Pour commencer, ce qu'on peut ranger au rayon des bons points, c'est cette volonté évidente de la part de Gans de proposer un spectacle (le mot convient assez bien je trouve) divertissant et de qualité. Comme vous avez pu le constater, Gans n'est pas un stakhanoviste de la caméra et préfère prendre son temps pour proposer des oeuvres qui, à défaut d'être irréprochables, et nous y reviendrons, font preuve d'un réel effort sur la forme et dans la volonté de ne pas prendre son public pour des abrutis. Gans aime les grands classiques du Cinéma français, les films avec de jolies princesses, des contes remplis de magie, de méchants voleurs et de princes au grand cœur. Des films avec de beaux costumes et de beaux décors. Et on peut dire qu'il s'est fait plaisir, certains décors, mêmes'ils font très studios, sont vraiment magnifiques. C'est ce sens du détail qui fait plaisir à voir. Le côté intemporel du conte rend également le film assez agréable à suivre, on est pris assez rapidement dans ce récit raconté à des enfants dès le prologue. Sans oublier que Gans n'est pas non plus complètement manchot derrière une caméra et sait composer des beaux plans qui posent immédiatement une atmosphère, une ambiance, à l'image du château de la bête qui se découpe dans la nuit en début de métrage pour finalement se dévoiler au grand jour comme une citadelle dévorée par la nature. Pour ce qui est du scénario, il suit globalement la trame principale du conte (le père, la fille qui se sacrifie, la rose...), et digresse assez rapidement en fin de métrage vers une version live de Shadow of the colossus, avec ces géants de pierre qui émergent de la végétation et des collines, menés par la Bête.

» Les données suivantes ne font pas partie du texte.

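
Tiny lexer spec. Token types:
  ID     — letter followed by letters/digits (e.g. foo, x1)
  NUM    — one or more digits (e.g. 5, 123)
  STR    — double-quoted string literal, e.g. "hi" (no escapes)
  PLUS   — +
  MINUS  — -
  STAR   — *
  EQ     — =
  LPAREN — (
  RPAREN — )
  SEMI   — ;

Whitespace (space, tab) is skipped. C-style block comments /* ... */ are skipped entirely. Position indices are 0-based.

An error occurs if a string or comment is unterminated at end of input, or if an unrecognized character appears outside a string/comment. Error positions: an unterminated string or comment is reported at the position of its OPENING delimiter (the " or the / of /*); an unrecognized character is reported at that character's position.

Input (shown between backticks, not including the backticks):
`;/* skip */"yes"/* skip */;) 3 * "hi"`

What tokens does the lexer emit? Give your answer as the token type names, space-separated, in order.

pos=0: emit SEMI ';'
pos=1: enter COMMENT mode (saw '/*')
exit COMMENT mode (now at pos=11)
pos=11: enter STRING mode
pos=11: emit STR "yes" (now at pos=16)
pos=16: enter COMMENT mode (saw '/*')
exit COMMENT mode (now at pos=26)
pos=26: emit SEMI ';'
pos=27: emit RPAREN ')'
pos=29: emit NUM '3' (now at pos=30)
pos=31: emit STAR '*'
pos=33: enter STRING mode
pos=33: emit STR "hi" (now at pos=37)
DONE. 7 tokens: [SEMI, STR, SEMI, RPAREN, NUM, STAR, STR]

Answer: SEMI STR SEMI RPAREN NUM STAR STR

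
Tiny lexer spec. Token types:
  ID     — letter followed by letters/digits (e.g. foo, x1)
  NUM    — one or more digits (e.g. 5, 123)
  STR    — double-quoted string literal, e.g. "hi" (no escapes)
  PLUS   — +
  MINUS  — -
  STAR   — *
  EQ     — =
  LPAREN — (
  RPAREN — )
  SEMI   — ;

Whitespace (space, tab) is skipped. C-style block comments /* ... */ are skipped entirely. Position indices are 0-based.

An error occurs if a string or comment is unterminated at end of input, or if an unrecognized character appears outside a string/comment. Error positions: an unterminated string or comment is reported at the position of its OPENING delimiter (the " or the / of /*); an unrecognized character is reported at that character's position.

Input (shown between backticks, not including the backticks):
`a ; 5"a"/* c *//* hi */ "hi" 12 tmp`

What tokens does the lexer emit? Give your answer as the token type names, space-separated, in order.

Answer: ID SEMI NUM STR STR NUM ID

Derivation:
pos=0: emit ID 'a' (now at pos=1)
pos=2: emit SEMI ';'
pos=4: emit NUM '5' (now at pos=5)
pos=5: enter STRING mode
pos=5: emit STR "a" (now at pos=8)
pos=8: enter COMMENT mode (saw '/*')
exit COMMENT mode (now at pos=15)
pos=15: enter COMMENT mode (saw '/*')
exit COMMENT mode (now at pos=23)
pos=24: enter STRING mode
pos=24: emit STR "hi" (now at pos=28)
pos=29: emit NUM '12' (now at pos=31)
pos=32: emit ID 'tmp' (now at pos=35)
DONE. 7 tokens: [ID, SEMI, NUM, STR, STR, NUM, ID]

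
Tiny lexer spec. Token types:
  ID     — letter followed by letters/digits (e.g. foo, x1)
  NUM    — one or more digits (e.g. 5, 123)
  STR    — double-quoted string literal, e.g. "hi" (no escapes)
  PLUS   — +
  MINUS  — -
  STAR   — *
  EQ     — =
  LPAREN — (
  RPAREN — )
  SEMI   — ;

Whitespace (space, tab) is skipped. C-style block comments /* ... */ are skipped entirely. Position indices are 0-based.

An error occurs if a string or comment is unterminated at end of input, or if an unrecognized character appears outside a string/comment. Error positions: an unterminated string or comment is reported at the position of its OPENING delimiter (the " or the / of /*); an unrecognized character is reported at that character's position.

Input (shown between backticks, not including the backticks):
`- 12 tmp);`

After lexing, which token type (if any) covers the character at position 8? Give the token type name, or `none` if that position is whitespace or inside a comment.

Answer: RPAREN

Derivation:
pos=0: emit MINUS '-'
pos=2: emit NUM '12' (now at pos=4)
pos=5: emit ID 'tmp' (now at pos=8)
pos=8: emit RPAREN ')'
pos=9: emit SEMI ';'
DONE. 5 tokens: [MINUS, NUM, ID, RPAREN, SEMI]
Position 8: char is ')' -> RPAREN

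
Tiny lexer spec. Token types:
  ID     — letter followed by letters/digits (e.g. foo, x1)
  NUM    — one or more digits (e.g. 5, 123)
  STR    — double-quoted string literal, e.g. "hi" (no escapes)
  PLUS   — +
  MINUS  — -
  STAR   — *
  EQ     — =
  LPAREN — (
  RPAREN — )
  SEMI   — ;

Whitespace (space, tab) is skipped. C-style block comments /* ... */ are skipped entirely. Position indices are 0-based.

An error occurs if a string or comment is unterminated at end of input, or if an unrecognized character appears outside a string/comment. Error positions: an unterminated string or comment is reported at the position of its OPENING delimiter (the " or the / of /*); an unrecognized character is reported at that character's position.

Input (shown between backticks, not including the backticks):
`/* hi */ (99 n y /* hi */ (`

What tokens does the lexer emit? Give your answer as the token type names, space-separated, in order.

pos=0: enter COMMENT mode (saw '/*')
exit COMMENT mode (now at pos=8)
pos=9: emit LPAREN '('
pos=10: emit NUM '99' (now at pos=12)
pos=13: emit ID 'n' (now at pos=14)
pos=15: emit ID 'y' (now at pos=16)
pos=17: enter COMMENT mode (saw '/*')
exit COMMENT mode (now at pos=25)
pos=26: emit LPAREN '('
DONE. 5 tokens: [LPAREN, NUM, ID, ID, LPAREN]

Answer: LPAREN NUM ID ID LPAREN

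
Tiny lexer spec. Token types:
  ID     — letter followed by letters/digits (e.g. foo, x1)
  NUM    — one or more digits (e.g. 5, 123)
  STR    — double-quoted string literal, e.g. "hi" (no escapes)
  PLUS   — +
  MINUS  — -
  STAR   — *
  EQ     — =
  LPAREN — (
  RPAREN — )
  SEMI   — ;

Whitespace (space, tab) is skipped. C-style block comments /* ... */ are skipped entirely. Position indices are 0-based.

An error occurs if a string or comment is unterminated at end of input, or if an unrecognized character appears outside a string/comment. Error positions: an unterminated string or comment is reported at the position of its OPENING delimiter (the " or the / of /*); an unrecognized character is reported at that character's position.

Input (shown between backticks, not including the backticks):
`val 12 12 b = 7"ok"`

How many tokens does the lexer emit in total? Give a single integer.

Answer: 7

Derivation:
pos=0: emit ID 'val' (now at pos=3)
pos=4: emit NUM '12' (now at pos=6)
pos=7: emit NUM '12' (now at pos=9)
pos=10: emit ID 'b' (now at pos=11)
pos=12: emit EQ '='
pos=14: emit NUM '7' (now at pos=15)
pos=15: enter STRING mode
pos=15: emit STR "ok" (now at pos=19)
DONE. 7 tokens: [ID, NUM, NUM, ID, EQ, NUM, STR]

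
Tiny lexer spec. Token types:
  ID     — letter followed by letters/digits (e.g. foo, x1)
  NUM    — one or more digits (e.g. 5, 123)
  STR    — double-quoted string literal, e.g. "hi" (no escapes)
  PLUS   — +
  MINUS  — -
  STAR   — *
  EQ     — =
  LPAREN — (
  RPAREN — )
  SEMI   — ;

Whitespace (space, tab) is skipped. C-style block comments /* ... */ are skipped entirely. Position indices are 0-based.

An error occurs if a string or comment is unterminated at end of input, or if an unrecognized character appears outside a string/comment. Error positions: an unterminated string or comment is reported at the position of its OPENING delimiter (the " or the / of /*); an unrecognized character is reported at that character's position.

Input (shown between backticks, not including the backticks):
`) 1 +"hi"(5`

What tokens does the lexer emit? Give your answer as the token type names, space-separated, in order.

pos=0: emit RPAREN ')'
pos=2: emit NUM '1' (now at pos=3)
pos=4: emit PLUS '+'
pos=5: enter STRING mode
pos=5: emit STR "hi" (now at pos=9)
pos=9: emit LPAREN '('
pos=10: emit NUM '5' (now at pos=11)
DONE. 6 tokens: [RPAREN, NUM, PLUS, STR, LPAREN, NUM]

Answer: RPAREN NUM PLUS STR LPAREN NUM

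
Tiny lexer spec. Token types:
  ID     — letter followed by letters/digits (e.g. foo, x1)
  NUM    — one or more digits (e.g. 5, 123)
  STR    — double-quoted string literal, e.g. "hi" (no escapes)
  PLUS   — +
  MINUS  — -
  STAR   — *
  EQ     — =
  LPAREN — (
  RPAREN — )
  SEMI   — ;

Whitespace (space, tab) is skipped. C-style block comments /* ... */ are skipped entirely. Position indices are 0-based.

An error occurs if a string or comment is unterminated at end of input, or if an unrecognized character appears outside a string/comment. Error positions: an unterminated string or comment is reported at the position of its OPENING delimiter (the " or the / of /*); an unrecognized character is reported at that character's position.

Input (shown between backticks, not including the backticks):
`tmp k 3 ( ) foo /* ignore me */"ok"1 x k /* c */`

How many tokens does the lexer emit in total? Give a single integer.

pos=0: emit ID 'tmp' (now at pos=3)
pos=4: emit ID 'k' (now at pos=5)
pos=6: emit NUM '3' (now at pos=7)
pos=8: emit LPAREN '('
pos=10: emit RPAREN ')'
pos=12: emit ID 'foo' (now at pos=15)
pos=16: enter COMMENT mode (saw '/*')
exit COMMENT mode (now at pos=31)
pos=31: enter STRING mode
pos=31: emit STR "ok" (now at pos=35)
pos=35: emit NUM '1' (now at pos=36)
pos=37: emit ID 'x' (now at pos=38)
pos=39: emit ID 'k' (now at pos=40)
pos=41: enter COMMENT mode (saw '/*')
exit COMMENT mode (now at pos=48)
DONE. 10 tokens: [ID, ID, NUM, LPAREN, RPAREN, ID, STR, NUM, ID, ID]

Answer: 10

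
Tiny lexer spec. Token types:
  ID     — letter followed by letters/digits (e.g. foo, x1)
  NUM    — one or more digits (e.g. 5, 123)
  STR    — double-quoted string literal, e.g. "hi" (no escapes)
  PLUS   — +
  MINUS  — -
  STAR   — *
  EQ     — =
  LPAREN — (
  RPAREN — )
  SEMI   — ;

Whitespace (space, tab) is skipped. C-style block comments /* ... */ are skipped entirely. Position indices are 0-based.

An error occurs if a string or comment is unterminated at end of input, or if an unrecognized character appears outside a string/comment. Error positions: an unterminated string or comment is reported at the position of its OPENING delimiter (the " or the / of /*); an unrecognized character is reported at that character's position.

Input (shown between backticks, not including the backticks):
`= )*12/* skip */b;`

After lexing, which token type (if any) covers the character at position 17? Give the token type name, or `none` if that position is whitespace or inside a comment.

Answer: SEMI

Derivation:
pos=0: emit EQ '='
pos=2: emit RPAREN ')'
pos=3: emit STAR '*'
pos=4: emit NUM '12' (now at pos=6)
pos=6: enter COMMENT mode (saw '/*')
exit COMMENT mode (now at pos=16)
pos=16: emit ID 'b' (now at pos=17)
pos=17: emit SEMI ';'
DONE. 6 tokens: [EQ, RPAREN, STAR, NUM, ID, SEMI]
Position 17: char is ';' -> SEMI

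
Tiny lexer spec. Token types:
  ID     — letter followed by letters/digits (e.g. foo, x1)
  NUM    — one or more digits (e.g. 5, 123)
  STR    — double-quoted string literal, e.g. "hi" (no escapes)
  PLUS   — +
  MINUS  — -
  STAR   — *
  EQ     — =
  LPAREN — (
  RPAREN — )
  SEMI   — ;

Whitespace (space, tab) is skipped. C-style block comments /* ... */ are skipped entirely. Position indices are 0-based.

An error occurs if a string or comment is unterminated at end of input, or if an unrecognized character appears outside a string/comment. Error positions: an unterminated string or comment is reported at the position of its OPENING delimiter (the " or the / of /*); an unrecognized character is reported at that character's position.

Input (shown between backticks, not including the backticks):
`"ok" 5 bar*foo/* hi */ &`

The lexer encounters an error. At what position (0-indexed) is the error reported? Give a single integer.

pos=0: enter STRING mode
pos=0: emit STR "ok" (now at pos=4)
pos=5: emit NUM '5' (now at pos=6)
pos=7: emit ID 'bar' (now at pos=10)
pos=10: emit STAR '*'
pos=11: emit ID 'foo' (now at pos=14)
pos=14: enter COMMENT mode (saw '/*')
exit COMMENT mode (now at pos=22)
pos=23: ERROR — unrecognized char '&'

Answer: 23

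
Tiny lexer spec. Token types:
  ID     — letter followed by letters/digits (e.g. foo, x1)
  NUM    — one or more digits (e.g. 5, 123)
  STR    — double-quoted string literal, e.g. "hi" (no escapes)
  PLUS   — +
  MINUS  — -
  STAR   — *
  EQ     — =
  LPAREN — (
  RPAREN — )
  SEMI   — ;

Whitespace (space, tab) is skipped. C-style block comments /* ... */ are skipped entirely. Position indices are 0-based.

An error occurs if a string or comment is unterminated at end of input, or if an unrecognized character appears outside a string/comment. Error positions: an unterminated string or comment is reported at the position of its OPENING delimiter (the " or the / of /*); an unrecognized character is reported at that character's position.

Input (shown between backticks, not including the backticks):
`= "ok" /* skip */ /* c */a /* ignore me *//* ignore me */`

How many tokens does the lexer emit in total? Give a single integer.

pos=0: emit EQ '='
pos=2: enter STRING mode
pos=2: emit STR "ok" (now at pos=6)
pos=7: enter COMMENT mode (saw '/*')
exit COMMENT mode (now at pos=17)
pos=18: enter COMMENT mode (saw '/*')
exit COMMENT mode (now at pos=25)
pos=25: emit ID 'a' (now at pos=26)
pos=27: enter COMMENT mode (saw '/*')
exit COMMENT mode (now at pos=42)
pos=42: enter COMMENT mode (saw '/*')
exit COMMENT mode (now at pos=57)
DONE. 3 tokens: [EQ, STR, ID]

Answer: 3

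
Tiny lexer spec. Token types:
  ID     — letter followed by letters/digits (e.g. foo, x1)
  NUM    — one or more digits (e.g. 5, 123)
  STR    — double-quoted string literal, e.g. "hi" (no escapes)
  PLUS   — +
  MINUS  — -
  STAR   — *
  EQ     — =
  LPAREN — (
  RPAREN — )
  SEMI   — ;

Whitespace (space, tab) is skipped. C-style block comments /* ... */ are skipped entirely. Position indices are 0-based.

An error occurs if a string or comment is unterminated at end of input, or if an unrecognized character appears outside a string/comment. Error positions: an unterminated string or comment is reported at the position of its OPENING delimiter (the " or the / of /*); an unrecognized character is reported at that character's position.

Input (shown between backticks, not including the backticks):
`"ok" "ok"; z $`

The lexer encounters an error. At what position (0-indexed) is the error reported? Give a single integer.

pos=0: enter STRING mode
pos=0: emit STR "ok" (now at pos=4)
pos=5: enter STRING mode
pos=5: emit STR "ok" (now at pos=9)
pos=9: emit SEMI ';'
pos=11: emit ID 'z' (now at pos=12)
pos=13: ERROR — unrecognized char '$'

Answer: 13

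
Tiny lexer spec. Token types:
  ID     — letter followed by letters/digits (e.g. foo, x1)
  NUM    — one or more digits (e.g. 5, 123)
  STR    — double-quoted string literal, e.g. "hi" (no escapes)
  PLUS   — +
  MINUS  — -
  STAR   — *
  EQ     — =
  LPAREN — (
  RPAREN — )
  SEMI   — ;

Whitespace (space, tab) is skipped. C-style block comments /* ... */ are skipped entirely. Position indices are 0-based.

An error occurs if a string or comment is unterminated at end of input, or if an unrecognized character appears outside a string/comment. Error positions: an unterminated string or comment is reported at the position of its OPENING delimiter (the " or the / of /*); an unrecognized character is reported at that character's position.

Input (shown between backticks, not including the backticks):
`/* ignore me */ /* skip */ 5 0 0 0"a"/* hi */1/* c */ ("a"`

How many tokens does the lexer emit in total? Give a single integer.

pos=0: enter COMMENT mode (saw '/*')
exit COMMENT mode (now at pos=15)
pos=16: enter COMMENT mode (saw '/*')
exit COMMENT mode (now at pos=26)
pos=27: emit NUM '5' (now at pos=28)
pos=29: emit NUM '0' (now at pos=30)
pos=31: emit NUM '0' (now at pos=32)
pos=33: emit NUM '0' (now at pos=34)
pos=34: enter STRING mode
pos=34: emit STR "a" (now at pos=37)
pos=37: enter COMMENT mode (saw '/*')
exit COMMENT mode (now at pos=45)
pos=45: emit NUM '1' (now at pos=46)
pos=46: enter COMMENT mode (saw '/*')
exit COMMENT mode (now at pos=53)
pos=54: emit LPAREN '('
pos=55: enter STRING mode
pos=55: emit STR "a" (now at pos=58)
DONE. 8 tokens: [NUM, NUM, NUM, NUM, STR, NUM, LPAREN, STR]

Answer: 8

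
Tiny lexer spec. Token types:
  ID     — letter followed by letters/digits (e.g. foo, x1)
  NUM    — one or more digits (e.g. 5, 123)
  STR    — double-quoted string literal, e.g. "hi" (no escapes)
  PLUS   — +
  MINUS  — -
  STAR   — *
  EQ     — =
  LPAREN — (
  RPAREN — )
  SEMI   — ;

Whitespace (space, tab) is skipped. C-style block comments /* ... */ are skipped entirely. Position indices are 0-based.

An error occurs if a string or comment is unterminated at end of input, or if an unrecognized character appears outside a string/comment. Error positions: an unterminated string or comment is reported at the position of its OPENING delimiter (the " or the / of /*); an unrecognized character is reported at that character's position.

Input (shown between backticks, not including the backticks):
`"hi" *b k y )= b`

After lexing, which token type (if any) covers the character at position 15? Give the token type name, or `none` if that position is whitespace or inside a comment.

Answer: ID

Derivation:
pos=0: enter STRING mode
pos=0: emit STR "hi" (now at pos=4)
pos=5: emit STAR '*'
pos=6: emit ID 'b' (now at pos=7)
pos=8: emit ID 'k' (now at pos=9)
pos=10: emit ID 'y' (now at pos=11)
pos=12: emit RPAREN ')'
pos=13: emit EQ '='
pos=15: emit ID 'b' (now at pos=16)
DONE. 8 tokens: [STR, STAR, ID, ID, ID, RPAREN, EQ, ID]
Position 15: char is 'b' -> ID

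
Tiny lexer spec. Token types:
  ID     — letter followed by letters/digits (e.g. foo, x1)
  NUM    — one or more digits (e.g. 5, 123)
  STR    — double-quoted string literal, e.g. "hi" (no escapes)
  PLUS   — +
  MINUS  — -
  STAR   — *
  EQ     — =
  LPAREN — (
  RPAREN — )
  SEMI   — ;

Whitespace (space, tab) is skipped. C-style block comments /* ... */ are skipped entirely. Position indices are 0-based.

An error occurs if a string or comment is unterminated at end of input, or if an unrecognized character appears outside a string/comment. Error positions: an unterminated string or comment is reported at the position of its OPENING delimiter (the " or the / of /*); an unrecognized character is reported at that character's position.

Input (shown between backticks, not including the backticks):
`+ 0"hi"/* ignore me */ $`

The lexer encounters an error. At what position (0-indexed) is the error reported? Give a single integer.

Answer: 23

Derivation:
pos=0: emit PLUS '+'
pos=2: emit NUM '0' (now at pos=3)
pos=3: enter STRING mode
pos=3: emit STR "hi" (now at pos=7)
pos=7: enter COMMENT mode (saw '/*')
exit COMMENT mode (now at pos=22)
pos=23: ERROR — unrecognized char '$'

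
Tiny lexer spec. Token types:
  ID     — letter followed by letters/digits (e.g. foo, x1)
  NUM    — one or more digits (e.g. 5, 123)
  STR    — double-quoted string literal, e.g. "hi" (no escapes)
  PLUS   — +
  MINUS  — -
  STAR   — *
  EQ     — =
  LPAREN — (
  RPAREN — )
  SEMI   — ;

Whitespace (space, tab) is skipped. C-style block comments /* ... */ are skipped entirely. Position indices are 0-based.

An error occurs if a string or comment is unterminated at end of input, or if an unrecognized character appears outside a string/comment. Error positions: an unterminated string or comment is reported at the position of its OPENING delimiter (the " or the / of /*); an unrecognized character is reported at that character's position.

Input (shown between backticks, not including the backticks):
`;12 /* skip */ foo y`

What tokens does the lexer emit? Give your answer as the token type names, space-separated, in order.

Answer: SEMI NUM ID ID

Derivation:
pos=0: emit SEMI ';'
pos=1: emit NUM '12' (now at pos=3)
pos=4: enter COMMENT mode (saw '/*')
exit COMMENT mode (now at pos=14)
pos=15: emit ID 'foo' (now at pos=18)
pos=19: emit ID 'y' (now at pos=20)
DONE. 4 tokens: [SEMI, NUM, ID, ID]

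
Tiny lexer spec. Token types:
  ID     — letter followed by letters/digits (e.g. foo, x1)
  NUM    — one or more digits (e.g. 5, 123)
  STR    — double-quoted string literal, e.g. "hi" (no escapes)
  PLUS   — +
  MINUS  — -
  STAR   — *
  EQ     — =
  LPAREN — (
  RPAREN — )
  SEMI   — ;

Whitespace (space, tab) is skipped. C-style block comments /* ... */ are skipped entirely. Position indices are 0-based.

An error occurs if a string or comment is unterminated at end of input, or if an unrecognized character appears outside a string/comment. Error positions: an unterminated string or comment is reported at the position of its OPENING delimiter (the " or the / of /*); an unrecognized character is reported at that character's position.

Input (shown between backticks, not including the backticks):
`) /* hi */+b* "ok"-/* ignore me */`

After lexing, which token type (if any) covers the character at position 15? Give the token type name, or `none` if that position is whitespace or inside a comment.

Answer: STR

Derivation:
pos=0: emit RPAREN ')'
pos=2: enter COMMENT mode (saw '/*')
exit COMMENT mode (now at pos=10)
pos=10: emit PLUS '+'
pos=11: emit ID 'b' (now at pos=12)
pos=12: emit STAR '*'
pos=14: enter STRING mode
pos=14: emit STR "ok" (now at pos=18)
pos=18: emit MINUS '-'
pos=19: enter COMMENT mode (saw '/*')
exit COMMENT mode (now at pos=34)
DONE. 6 tokens: [RPAREN, PLUS, ID, STAR, STR, MINUS]
Position 15: char is 'o' -> STR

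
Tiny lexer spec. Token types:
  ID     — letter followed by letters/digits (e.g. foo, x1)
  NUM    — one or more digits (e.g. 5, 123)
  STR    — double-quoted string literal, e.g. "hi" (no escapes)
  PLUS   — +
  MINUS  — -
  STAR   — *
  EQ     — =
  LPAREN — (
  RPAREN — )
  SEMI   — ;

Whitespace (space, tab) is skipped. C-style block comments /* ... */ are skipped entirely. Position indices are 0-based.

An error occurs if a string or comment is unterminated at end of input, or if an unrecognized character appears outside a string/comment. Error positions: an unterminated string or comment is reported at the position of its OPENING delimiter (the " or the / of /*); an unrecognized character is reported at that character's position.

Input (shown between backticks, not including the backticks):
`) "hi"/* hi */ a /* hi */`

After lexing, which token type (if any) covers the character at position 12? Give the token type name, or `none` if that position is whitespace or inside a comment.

Answer: none

Derivation:
pos=0: emit RPAREN ')'
pos=2: enter STRING mode
pos=2: emit STR "hi" (now at pos=6)
pos=6: enter COMMENT mode (saw '/*')
exit COMMENT mode (now at pos=14)
pos=15: emit ID 'a' (now at pos=16)
pos=17: enter COMMENT mode (saw '/*')
exit COMMENT mode (now at pos=25)
DONE. 3 tokens: [RPAREN, STR, ID]
Position 12: char is '*' -> none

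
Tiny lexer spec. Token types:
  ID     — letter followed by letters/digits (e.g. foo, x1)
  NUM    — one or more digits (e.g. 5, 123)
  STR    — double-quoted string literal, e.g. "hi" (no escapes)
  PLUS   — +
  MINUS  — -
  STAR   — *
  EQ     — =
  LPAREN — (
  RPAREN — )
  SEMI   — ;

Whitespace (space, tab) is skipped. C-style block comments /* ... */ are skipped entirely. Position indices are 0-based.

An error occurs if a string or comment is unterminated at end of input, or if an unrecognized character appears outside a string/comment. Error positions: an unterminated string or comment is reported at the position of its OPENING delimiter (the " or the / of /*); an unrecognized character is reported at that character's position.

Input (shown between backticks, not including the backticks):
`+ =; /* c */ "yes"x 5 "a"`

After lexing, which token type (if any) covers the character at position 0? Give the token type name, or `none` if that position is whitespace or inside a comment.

pos=0: emit PLUS '+'
pos=2: emit EQ '='
pos=3: emit SEMI ';'
pos=5: enter COMMENT mode (saw '/*')
exit COMMENT mode (now at pos=12)
pos=13: enter STRING mode
pos=13: emit STR "yes" (now at pos=18)
pos=18: emit ID 'x' (now at pos=19)
pos=20: emit NUM '5' (now at pos=21)
pos=22: enter STRING mode
pos=22: emit STR "a" (now at pos=25)
DONE. 7 tokens: [PLUS, EQ, SEMI, STR, ID, NUM, STR]
Position 0: char is '+' -> PLUS

Answer: PLUS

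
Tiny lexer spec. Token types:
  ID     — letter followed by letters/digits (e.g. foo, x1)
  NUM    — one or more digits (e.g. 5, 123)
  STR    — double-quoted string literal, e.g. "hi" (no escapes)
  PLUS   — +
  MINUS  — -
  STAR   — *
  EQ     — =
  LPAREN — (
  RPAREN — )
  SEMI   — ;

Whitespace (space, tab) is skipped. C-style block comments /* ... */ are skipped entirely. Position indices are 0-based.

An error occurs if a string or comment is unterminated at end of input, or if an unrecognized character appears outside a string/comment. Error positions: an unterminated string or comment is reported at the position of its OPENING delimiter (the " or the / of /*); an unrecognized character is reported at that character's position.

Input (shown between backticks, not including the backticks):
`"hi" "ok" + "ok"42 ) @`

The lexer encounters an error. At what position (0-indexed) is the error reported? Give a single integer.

Answer: 21

Derivation:
pos=0: enter STRING mode
pos=0: emit STR "hi" (now at pos=4)
pos=5: enter STRING mode
pos=5: emit STR "ok" (now at pos=9)
pos=10: emit PLUS '+'
pos=12: enter STRING mode
pos=12: emit STR "ok" (now at pos=16)
pos=16: emit NUM '42' (now at pos=18)
pos=19: emit RPAREN ')'
pos=21: ERROR — unrecognized char '@'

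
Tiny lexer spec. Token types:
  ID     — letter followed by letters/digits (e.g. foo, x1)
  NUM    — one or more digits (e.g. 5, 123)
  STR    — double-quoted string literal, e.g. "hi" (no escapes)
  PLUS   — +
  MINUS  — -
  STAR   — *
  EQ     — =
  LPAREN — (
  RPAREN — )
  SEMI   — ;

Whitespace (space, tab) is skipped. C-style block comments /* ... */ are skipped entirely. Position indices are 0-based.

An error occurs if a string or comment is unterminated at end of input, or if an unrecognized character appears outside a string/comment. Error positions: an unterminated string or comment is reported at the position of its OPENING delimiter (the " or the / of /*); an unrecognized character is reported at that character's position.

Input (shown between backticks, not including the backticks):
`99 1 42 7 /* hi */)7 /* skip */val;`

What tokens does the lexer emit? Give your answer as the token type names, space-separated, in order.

Answer: NUM NUM NUM NUM RPAREN NUM ID SEMI

Derivation:
pos=0: emit NUM '99' (now at pos=2)
pos=3: emit NUM '1' (now at pos=4)
pos=5: emit NUM '42' (now at pos=7)
pos=8: emit NUM '7' (now at pos=9)
pos=10: enter COMMENT mode (saw '/*')
exit COMMENT mode (now at pos=18)
pos=18: emit RPAREN ')'
pos=19: emit NUM '7' (now at pos=20)
pos=21: enter COMMENT mode (saw '/*')
exit COMMENT mode (now at pos=31)
pos=31: emit ID 'val' (now at pos=34)
pos=34: emit SEMI ';'
DONE. 8 tokens: [NUM, NUM, NUM, NUM, RPAREN, NUM, ID, SEMI]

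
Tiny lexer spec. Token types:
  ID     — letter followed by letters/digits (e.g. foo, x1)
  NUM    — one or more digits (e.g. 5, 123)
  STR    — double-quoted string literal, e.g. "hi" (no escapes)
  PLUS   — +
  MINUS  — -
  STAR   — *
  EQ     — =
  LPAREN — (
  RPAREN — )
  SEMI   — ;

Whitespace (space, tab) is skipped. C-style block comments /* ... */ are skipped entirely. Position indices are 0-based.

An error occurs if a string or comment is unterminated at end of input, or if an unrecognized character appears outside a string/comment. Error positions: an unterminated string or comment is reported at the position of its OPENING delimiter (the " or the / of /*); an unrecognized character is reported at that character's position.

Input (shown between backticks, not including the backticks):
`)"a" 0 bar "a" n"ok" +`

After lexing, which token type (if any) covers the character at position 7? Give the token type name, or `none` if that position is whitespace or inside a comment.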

Passons maintenant aux cartons jaunes, voire rouges. Je vous parlais un peu plus haut des décors et de la mise en scène de Gans. Si certains sont vraiment magnifiques (le plan de Belle sous la glace), d'autres font vraiment mal aux yeux. Dès lors que Belle entre dans le royaume de la Bête, on passe d'un plan bien chiadé en CGI à un plan hideux indigne du pire des mate painting. Même constat pour certaines plans qui ont l'air d'avoir été finis à la truelle, à l'image de la chevauchée de Belle à travers les bois et dont les fonds bleus sont vraiment moches à regarder. Sans oublier que Gans use et abuse encore des ralentis, pour tout et rien. Au début c'est sympa et après ça devient lourdingue, surtout quand c'est couplé aux sfx sus-cités (ne manquez pas le plan de la biche en CGI en gros plan ET au ralenti, pour que vous en profitiez plus longtemps). Pire, l'abus de ralentis nuit gravement à la qualité d'un film et tend à le faire ressembler à une mauvaise pub pour parfums (je vous mets au défi de ne pas penser à une pub pour Lancôme avec ce plan de Léa Seydoux courant au ralenti dans les rideaux du château, baignant dans la lumière de la lune)
Mais le gros point noir du film est à chercher du côté de l'interprétation. Si l'on  peut constater que Gans prend son temps pour délivrer un film techniquement acceptable, on en vient à se demander s'il ne serait pas urgent qu'il consacre un peu plus de temps à la direction de ses comédiens. Si Léa Seydoux est à peu près supportable en Belle et Cassel...ben fait du Cassel (cet argument est purement subjectif, je trouve ce comédien mauvais quoi qu'il fasse), le reste du casting est en roue libre, que ce soit les frères et les sœurs de Belle (festival Audrey Lamy) ou le plus mauvais de tous, Eduardo Noriega, impayable en bandit toujours accompagné de sa gitane. Les dialogues, déjà bien datés dans leurs expressions, font tellement récités qu'il désamorcent toute empathie ou sympathie dès lors qu'un des personnages ouvre la bouche.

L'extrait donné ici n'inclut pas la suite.